En algunos países que aún estamos en proceso de lucha por el gobierno, nos enfrentamos a menudo con la dificultad de que es lo que planteamos como alternativa al capitalismo. Siempre resulta más fácil decir que “es mejor agarrar lo bueno de cada sistema”, como si el asunto fuera una disputa entre el bien y el mal, o de conciliar a dios con el diablo. Nuestros economistas tienen grandes dificultades para imaginarse un mundo no capitalista, lo que se agrava cuando la derecha trae de regreso el tema del “fracaso” del socialismo real en Europa.

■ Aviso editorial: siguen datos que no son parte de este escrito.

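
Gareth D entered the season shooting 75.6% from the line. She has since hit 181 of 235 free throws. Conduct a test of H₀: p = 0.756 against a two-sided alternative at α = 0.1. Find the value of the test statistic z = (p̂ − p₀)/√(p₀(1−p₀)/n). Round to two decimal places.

p̂ = 181/235 = 0.7702.
SE = √(p₀(1−p₀)/n) = √(0.18446/235) = 0.0280.
z = (0.7702 − 0.756)/0.0280 = 0.0142/0.0280 = 0.51.
Two-sided p-value ≈ 2·Φ(−0.507) = 0.6120, so at α = 0.1 we fail to reject H₀.

z = 0.51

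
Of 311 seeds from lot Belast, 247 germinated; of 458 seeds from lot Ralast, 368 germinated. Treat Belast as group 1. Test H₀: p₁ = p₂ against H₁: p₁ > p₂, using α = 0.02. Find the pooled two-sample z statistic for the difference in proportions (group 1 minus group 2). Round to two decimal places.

z = -0.32

p̂₁ = 247/311 = 0.7942, p̂₂ = 368/458 = 0.8035.
Pooled p̂ = (247+368)/(311+458) = 615/769 = 0.7997.
SE = √(0.160156 × 0.00539884) = 0.0294.
z = (0.7942 − 0.8035)/0.0294 = -0.0093/0.0294 = -0.32.
p-value = P(Z > -0.316) ≈ 0.6239; since p > α = 0.02, fail to reject H₀.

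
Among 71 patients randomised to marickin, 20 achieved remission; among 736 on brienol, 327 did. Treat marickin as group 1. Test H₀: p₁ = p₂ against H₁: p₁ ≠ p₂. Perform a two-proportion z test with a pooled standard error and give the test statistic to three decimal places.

z = -2.643

p̂₁ = 20/71 = 0.28169, p̂₂ = 327/736 = 0.44429.
Pooled p̂ = (20+327)/(71+736) = 347/807 = 0.42999.
SE = √(0.245098 × 0.0154432) = 0.06152.
z = (0.28169 − 0.44429)/0.06152 = -0.16260/0.06152 = -2.643.
Two-sided p-value ≈ 2·Φ(−2.643) = 0.0082.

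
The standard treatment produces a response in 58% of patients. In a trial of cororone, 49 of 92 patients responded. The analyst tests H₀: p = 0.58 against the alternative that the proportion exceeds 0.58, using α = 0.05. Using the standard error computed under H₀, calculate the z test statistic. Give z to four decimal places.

z = -0.9210

p̂ = 49/92 ≈ 0.532609.
Standard error under H₀: √(0.58×0.42/92) = 0.051457.
z = (0.532609 − 0.58)/0.051457 = -0.047391/0.051457 = -0.9210.
p-value = P(Z > -0.921) ≈ 0.8215, so at α = 0.05 we fail to reject H₀.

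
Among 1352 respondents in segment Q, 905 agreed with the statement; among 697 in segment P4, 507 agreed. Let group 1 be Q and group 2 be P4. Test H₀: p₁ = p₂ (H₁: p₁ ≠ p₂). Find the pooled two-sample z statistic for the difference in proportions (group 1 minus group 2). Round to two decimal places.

z = -2.69

p̂₁ = 905/1352 = 0.6694, p̂₂ = 507/697 = 0.7274.
Pooled p̂ = (905+507)/(1352+697) = 1412/2049 = 0.6891.
SE = √(p̂(1−p̂)(1/n₁+1/n₂)) = √(0.6891·0.3109·0.00217437) = √(0.000465825) = 0.0216.
z = (0.6694 − 0.7274)/0.0216 = -0.0580/0.0216 = -2.69.
Two-sided p-value ≈ 2·Φ(−2.688) = 0.0072.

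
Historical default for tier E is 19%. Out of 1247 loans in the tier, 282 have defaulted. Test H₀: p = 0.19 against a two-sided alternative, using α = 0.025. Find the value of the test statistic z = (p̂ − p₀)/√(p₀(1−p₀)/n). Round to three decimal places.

p̂ = 282/1247 = 0.22614.
SE = √(p₀(1−p₀)/n) = √(0.1539/1247) = 0.01111.
z = (0.22614 − 0.19)/0.01111 = 0.03614/0.01111 = 3.253.
p-value = 2·P(Z > 3.253) ≈ 0.0011; since p < α = 0.025, reject H₀.

z = 3.253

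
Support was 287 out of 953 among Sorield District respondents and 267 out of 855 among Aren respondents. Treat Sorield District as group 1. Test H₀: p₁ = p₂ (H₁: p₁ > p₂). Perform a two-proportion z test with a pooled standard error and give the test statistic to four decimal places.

p̂₁ = 287/953 ≈ 0.301154, p̂₂ = 267/855 ≈ 0.312281.
Pooled p̂ = (287+267)/(953+855) = 554/1808 = 0.306416.
SE = √(0.212525 × 0.00221891) = 0.021716.
z = (0.301154 − 0.312281)/0.021716 = -0.011127/0.021716 = -0.5124.
p-value = P(Z > -0.512) ≈ 0.6958.

z = -0.5124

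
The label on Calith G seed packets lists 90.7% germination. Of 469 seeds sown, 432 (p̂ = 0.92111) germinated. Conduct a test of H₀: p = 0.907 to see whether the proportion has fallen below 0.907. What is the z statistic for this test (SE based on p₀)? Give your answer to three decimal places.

p̂ = 432/469 = 0.92111.
Standard error under H₀: √(0.907×0.093/469) = 0.01341.
z = (0.92111 − 0.907)/0.01341 = 0.01411/0.01341 = 1.052.

z = 1.052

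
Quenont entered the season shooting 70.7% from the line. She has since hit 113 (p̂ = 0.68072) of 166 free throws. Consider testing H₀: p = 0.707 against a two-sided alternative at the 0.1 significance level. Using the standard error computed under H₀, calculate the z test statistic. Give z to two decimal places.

p̂ = 113/166 = 0.68072.
Standard error under H₀: √(0.707×0.293/166) = 0.03533.
z = (0.68072 − 0.707)/0.03533 = -0.02628/0.03533 = -0.74.
p-value = 2·P(Z > 0.744) ≈ 0.4570, so at α = 0.1 we fail to reject H₀.

z = -0.74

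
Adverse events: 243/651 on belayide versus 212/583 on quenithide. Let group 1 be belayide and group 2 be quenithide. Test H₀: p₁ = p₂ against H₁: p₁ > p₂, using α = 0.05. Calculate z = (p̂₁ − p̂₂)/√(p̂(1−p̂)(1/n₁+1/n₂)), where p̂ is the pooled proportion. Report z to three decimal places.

p̂₁ = 243/651 ≈ 0.37327, p̂₂ = 212/583 ≈ 0.36364.
Pooled p̂ = (243+212)/(651+583) = 455/1234 = 0.36872.
SE = √(p̂(1−p̂)(1/n₁+1/n₂)) = √(0.36872·0.63128·0.00325136) = √(0.000756805) = 0.02751.
z = (0.37327 − 0.36364)/0.02751 = 0.00963/0.02751 = 0.350.
p-value = P(Z > 0.350) ≈ 0.3631, so at α = 0.05 we fail to reject H₀.

z = 0.350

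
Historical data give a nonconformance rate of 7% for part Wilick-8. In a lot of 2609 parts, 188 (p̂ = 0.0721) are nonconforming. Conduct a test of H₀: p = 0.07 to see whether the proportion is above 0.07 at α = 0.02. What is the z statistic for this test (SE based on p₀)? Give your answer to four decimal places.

z = 0.4120

p̂ = 188/2609 = 0.072058.
Standard error under H₀: √(0.07×0.93/2609) = 0.004995.
z = (0.072058 − 0.07)/0.004995 = 0.002058/0.004995 = 0.4120.
p-value = P(Z > 0.412) ≈ 0.3402, so at α = 0.02 we fail to reject H₀.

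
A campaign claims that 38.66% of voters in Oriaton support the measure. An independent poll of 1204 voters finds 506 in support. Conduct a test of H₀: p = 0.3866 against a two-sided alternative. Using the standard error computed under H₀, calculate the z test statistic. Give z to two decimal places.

p̂ = 506/1204 ≈ 0.42027.
SE = √(p₀(1−p₀)/n) = √(0.23714/1204) = 0.01403.
z = (0.42027 − 0.3866)/0.01403 = 0.03367/0.01403 = 2.40.

z = 2.40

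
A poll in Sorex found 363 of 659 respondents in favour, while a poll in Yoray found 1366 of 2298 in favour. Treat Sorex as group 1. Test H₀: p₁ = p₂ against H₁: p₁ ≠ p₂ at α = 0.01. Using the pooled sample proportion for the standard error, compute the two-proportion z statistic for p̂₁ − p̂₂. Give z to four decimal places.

z = -2.0021

p̂₁ = 363/659 = 0.550835, p̂₂ = 1366/2298 = 0.594430.
Pooled p̂ = (363+1366)/(659+2298) = 1729/2957 = 0.584714.
SE = √(p̂(1−p̂)(1/n₁+1/n₂)) = √(0.584714·0.415286·0.00195261) = √(0.00047414) = 0.021775.
z = (0.550835 − 0.594430)/0.021775 = -0.043595/0.021775 = -2.0021.
Two-sided p-value ≈ 2·Φ(−2.002) = 0.0453; since p > α = 0.01, fail to reject H₀.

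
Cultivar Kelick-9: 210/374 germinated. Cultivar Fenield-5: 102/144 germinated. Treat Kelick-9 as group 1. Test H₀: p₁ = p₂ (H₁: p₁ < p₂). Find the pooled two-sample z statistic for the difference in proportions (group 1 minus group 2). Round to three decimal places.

p̂₁ = 210/374 ≈ 0.56150, p̂₂ = 102/144 ≈ 0.70833.
Pooled p̂ = (210+102)/(374+144) = 312/518 = 0.60232.
SE = √(0.239531 × 0.00961824) = 0.04800.
z = (0.56150 − 0.70833)/0.04800 = -0.14683/0.04800 = -3.059.

z = -3.059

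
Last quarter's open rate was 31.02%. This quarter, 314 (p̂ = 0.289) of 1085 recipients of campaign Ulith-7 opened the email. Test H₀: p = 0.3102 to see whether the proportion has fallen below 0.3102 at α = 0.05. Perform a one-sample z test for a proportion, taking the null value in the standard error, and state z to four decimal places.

z = -1.4811

p̂ = 314/1085 = 0.289401.
Under H₀, SE = √(0.3102·0.6898/1085) = √(0.000197213) = 0.014043.
z = (0.289401 − 0.3102)/0.014043 = -0.020799/0.014043 = -1.4811.
p-value = P(Z < -1.481) ≈ 0.0693, so at α = 0.05 we fail to reject H₀.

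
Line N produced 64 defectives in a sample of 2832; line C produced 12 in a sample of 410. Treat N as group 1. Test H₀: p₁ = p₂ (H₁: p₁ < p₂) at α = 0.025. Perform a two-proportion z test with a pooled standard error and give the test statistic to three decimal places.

z = -0.834

p̂₁ = 64/2832 = 0.022599, p̂₂ = 12/410 = 0.029268.
Pooled p̂ = (64+12)/(2832+410) = 76/3242 = 0.023442.
SE = √(p̂(1−p̂)(1/n₁+1/n₂)) = √(0.023442·0.976558·0.00279213) = √(6.39196e-05) = 0.007995.
z = (0.022599 − 0.029268)/0.007995 = -0.006669/0.007995 = -0.834.
p-value = P(Z < -0.834) ≈ 0.2021. With α = 0.025, fail to reject H₀.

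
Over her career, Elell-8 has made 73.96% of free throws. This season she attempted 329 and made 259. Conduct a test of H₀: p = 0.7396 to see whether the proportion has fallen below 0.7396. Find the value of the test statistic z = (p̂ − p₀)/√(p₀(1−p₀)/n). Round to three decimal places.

z = 1.969

p̂ = 259/329 ≈ 0.78723.
SE = √(p₀(1−p₀)/n) = √(0.19259/329) = 0.02419.
z = (0.78723 − 0.7396)/0.02419 = 0.04763/0.02419 = 1.969.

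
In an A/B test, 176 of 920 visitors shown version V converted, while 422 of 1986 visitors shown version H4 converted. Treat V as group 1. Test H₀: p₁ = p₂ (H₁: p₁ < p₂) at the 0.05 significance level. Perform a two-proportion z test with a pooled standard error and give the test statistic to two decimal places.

z = -1.31

p̂₁ = 176/920 ≈ 0.19130, p̂₂ = 422/1986 ≈ 0.21249.
Pooled p̂ = (176+422)/(920+1986) = 598/2906 = 0.20578.
SE = √(0.163435 × 0.00159048) = 0.01612.
z = (0.19130 − 0.21249)/0.01612 = -0.02119/0.01612 = -1.31.
p-value = P(Z < -1.314) ≈ 0.0944; since p > α = 0.05, fail to reject H₀.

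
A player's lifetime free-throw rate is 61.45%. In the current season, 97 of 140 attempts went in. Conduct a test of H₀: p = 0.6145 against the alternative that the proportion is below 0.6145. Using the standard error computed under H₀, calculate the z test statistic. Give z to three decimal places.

p̂ = 97/140 = 0.69286.
Under H₀, SE = √(0.6145·0.3855/140) = √(0.00169207) = 0.04113.
z = (0.69286 − 0.6145)/0.04113 = 0.07836/0.04113 = 1.905.

z = 1.905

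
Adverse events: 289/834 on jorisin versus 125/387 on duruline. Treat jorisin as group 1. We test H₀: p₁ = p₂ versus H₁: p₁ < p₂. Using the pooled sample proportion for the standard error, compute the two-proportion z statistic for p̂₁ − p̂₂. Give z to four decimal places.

p̂₁ = 289/834 = 0.346523, p̂₂ = 125/387 = 0.322997.
Pooled p̂ = (289+125)/(834+387) = 414/1221 = 0.339066.
SE = √(0.2241 × 0.00378302) = 0.029117.
z = (0.346523 − 0.322997)/0.029117 = 0.023526/0.029117 = 0.8080.

z = 0.8080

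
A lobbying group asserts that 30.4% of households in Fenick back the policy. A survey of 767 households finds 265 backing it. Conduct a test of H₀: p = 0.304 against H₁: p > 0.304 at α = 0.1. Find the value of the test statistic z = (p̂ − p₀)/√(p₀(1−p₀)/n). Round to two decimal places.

z = 2.50

p̂ = 265/767 ≈ 0.3455.
SE = √(p₀(1−p₀)/n) = √(0.21158/767) = 0.0166.
z = (0.3455 − 0.304)/0.0166 = 0.0415/0.0166 = 2.50.
p-value = P(Z > 2.499) ≈ 0.0062. With α = 0.1, reject H₀.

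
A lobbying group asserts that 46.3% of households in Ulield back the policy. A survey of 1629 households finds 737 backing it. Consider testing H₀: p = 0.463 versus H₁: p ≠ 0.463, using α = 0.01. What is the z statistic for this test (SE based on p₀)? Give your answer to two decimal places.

p̂ = 737/1629 = 0.45242.
Under H₀, SE = √(0.463·0.537/1629) = √(0.000152628) = 0.01235.
z = (0.45242 − 0.463)/0.01235 = -0.01058/0.01235 = -0.86.
p-value = 2·P(Z > 0.856) ≈ 0.3920; since p > α = 0.01, fail to reject H₀.

z = -0.86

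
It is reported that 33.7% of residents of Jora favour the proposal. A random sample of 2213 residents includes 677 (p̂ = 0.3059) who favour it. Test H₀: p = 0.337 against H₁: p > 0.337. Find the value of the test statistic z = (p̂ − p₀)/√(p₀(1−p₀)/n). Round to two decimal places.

z = -3.09

p̂ = 677/2213 ≈ 0.30592.
Under H₀, SE = √(0.337·0.663/2213) = √(0.000100963) = 0.01005.
z = (0.30592 − 0.337)/0.01005 = -0.03108/0.01005 = -3.09.
p-value = P(Z > -3.093) ≈ 0.9990.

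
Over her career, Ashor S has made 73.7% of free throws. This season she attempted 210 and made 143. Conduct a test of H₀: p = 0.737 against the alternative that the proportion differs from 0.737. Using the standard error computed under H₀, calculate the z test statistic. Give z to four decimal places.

p̂ = 143/210 ≈ 0.680952.
Standard error under H₀: √(0.737×0.263/210) = 0.030381.
z = (0.680952 − 0.737)/0.030381 = -0.056048/0.030381 = -1.8448.

z = -1.8448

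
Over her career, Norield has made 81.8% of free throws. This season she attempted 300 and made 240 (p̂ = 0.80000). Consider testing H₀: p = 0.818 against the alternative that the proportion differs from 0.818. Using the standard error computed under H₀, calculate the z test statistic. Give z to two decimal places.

p̂ = 240/300 ≈ 0.8000.
SE = √(p₀(1−p₀)/n) = √(0.14888/300) = 0.0223.
z = (0.8000 − 0.818)/0.0223 = -0.0180/0.0223 = -0.81.

z = -0.81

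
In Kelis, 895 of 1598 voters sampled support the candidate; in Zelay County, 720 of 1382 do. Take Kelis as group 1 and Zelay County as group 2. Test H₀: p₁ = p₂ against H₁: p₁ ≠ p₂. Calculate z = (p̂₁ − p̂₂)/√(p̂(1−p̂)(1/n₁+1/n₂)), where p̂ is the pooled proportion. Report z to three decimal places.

p̂₁ = 895/1598 ≈ 0.560075, p̂₂ = 720/1382 ≈ 0.520984.
Pooled p̂ = (895+720)/(1598+1382) = 1615/2980 = 0.541946.
SE = √(p̂(1−p̂)(1/n₁+1/n₂)) = √(0.541946·0.458054·0.00134937) = √(0.000334969) = 0.018302.
z = (0.560075 − 0.520984)/0.018302 = 0.039091/0.018302 = 2.136.

z = 2.136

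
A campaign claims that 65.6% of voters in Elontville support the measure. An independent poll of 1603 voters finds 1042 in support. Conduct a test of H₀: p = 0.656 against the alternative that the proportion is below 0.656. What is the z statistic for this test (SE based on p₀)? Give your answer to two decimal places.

z = -0.50

p̂ = 1042/1603 ≈ 0.6500.
Standard error under H₀: √(0.656×0.344/1603) = 0.0119.
z = (0.6500 − 0.656)/0.0119 = -0.0060/0.0119 = -0.50.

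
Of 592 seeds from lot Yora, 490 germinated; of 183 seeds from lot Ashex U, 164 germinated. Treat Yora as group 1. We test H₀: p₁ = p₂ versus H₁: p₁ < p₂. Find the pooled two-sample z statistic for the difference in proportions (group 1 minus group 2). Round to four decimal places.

z = -2.2303

p̂₁ = 490/592 = 0.8277027, p̂₂ = 164/183 = 0.8961749.
Pooled p̂ = (490+164)/(592+183) = 654/775 = 0.8438710.
SE = √(p̂(1−p̂)(1/n₁+1/n₂)) = √(0.8438710·0.1561290·0.00715367) = √(0.000942516) = 0.0307004.
z = (0.8277027 − 0.8961749)/0.0307004 = -0.0684722/0.0307004 = -2.2303.
p-value = P(Z < -2.230) ≈ 0.0129.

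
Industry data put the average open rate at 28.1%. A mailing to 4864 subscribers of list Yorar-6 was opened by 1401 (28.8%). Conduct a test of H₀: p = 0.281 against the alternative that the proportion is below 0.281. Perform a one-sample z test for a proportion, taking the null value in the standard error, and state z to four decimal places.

p̂ = 1401/4864 ≈ 0.288035.
SE = √(p₀(1−p₀)/n) = √(0.20204/4864) = 0.006445.
z = (0.288035 − 0.281)/0.006445 = 0.007035/0.006445 = 1.0915.

z = 1.0915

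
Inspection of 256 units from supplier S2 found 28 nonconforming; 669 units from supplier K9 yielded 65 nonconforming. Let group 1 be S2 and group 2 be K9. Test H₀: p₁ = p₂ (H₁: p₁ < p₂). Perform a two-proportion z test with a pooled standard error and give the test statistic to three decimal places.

z = 0.553

p̂₁ = 28/256 ≈ 0.10938, p̂₂ = 65/669 ≈ 0.09716.
Pooled p̂ = (28+65)/(256+669) = 93/925 = 0.10054.
SE = √(p̂(1−p̂)(1/n₁+1/n₂)) = √(0.10054·0.89946·0.00540102) = √(0.000488426) = 0.02210.
z = (0.10938 − 0.09716)/0.02210 = 0.01222/0.02210 = 0.553.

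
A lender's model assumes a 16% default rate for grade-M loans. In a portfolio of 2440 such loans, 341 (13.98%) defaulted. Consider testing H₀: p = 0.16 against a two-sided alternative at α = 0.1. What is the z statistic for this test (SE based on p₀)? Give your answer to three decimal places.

z = -2.728

p̂ = 341/2440 ≈ 0.139754.
SE = √(p₀(1−p₀)/n) = √(0.1344/2440) = 0.007422.
z = (0.139754 − 0.16)/0.007422 = -0.020246/0.007422 = -2.728.
p-value = 2·P(Z > 2.728) ≈ 0.0064. With α = 0.1, reject H₀.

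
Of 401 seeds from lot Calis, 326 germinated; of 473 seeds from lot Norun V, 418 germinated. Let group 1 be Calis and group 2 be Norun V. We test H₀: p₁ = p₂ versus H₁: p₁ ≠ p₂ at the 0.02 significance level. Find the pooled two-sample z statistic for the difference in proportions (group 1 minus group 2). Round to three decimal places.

z = -2.929

p̂₁ = 326/401 ≈ 0.812968, p̂₂ = 418/473 ≈ 0.883721.
Pooled p̂ = (326+418)/(401+473) = 744/874 = 0.851259.
SE = √(0.126617 × 0.00460793) = 0.024155.
z = (0.812968 − 0.883721)/0.024155 = -0.070753/0.024155 = -2.929.
Two-sided p-value ≈ 2·Φ(−2.929) = 0.0034. With α = 0.02, reject H₀.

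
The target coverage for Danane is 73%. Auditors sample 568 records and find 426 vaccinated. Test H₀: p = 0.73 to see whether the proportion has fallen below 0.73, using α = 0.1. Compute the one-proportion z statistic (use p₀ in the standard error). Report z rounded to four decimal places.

z = 1.0736

p̂ = 426/568 ≈ 0.7500000.
SE = √(p₀(1−p₀)/n) = √(0.1971/568) = 0.0186281.
z = (0.7500000 − 0.73)/0.0186281 = 0.0200000/0.0186281 = 1.0736.
p-value = P(Z < 1.074) ≈ 0.8585; since p > α = 0.1, fail to reject H₀.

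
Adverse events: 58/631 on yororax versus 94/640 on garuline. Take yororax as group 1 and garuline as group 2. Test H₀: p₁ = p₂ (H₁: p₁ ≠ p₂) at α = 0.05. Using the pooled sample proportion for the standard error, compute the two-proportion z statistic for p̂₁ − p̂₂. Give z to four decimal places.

p̂₁ = 58/631 = 0.091918, p̂₂ = 94/640 = 0.146875.
Pooled p̂ = (58+94)/(631+640) = 152/1271 = 0.119591.
SE = √(0.105289 × 0.00314729) = 0.018204.
z = (0.091918 − 0.146875)/0.018204 = -0.054957/0.018204 = -3.0190.
Two-sided p-value ≈ 2·Φ(−3.019) = 0.0025, so at α = 0.05 we reject H₀.

z = -3.0190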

Aquí vienen cosas muy prácticas que debemos asimilar y debatir. Por ejemplo, cada vez que un hondureño común discute sobre los problemas domésticos, alguien, casi mágicamente, aparece mencionándole el fracaso del socialismo del siglo XXI y las penurias que pasan los venezolanos. Pocos hondureños saben que ninguno en este país ha tenido nunca acceso a todas las ventajas que ha traído la revolución bolivariana al pueblo venezolano. Todo este proceso se da en el imaginario, en el debate de las ideas.
Si nos preguntamos “fracasaron la revolución bolivariana y el socialismo del siglo XXI”, por ejemplo, la respuesta tendría que ser dividida. Simplemente los parámetros para valorar el éxito o fracaso dependen de los intereses de clase de cada quien. Seguramente la derecha venezolana pregona un supuesto fracaso, porque no termina de aceptar que el patrimonio de toda la nación sea distribuido de una forma más justa. Para la mayoría de los venezolanos, la revolución es profundamente exitosa, pero, aun así, muchos votan en favor de los intereses que apuntan a quitarles todo ¿Por qué?
Muchas personas de izquierda se aferran cuasi con religiosidad a la parte económica; argumentan que mientras la revolución coexista con la burguesía criminal, permita la propiedad privada y la libertad de empresa. Pero ¿será que, emprendiendo esa ruta, se cambiará la ideología predominante? Justamente las bases para una contrarrevolución son aquellas raíces que quedan en la mente de las sociedades, que se aferran a lo que han conocido siempre.
Indudablemente, sería irresponsable buscar fórmulas para recetar a los pueblos, pero la tarea de cambiar la ideología dominante es fundamental para completar un proceso revolucionario, que debe terminar, además, siendo hegemónico y controlando el poder. Además, es imperativo comprender que el proceso es dialéctico, esto significa, entre otras cosas, que el enemigo está siempre presente y activo; siempre conspirando para terminar lo que nosotros hacemos.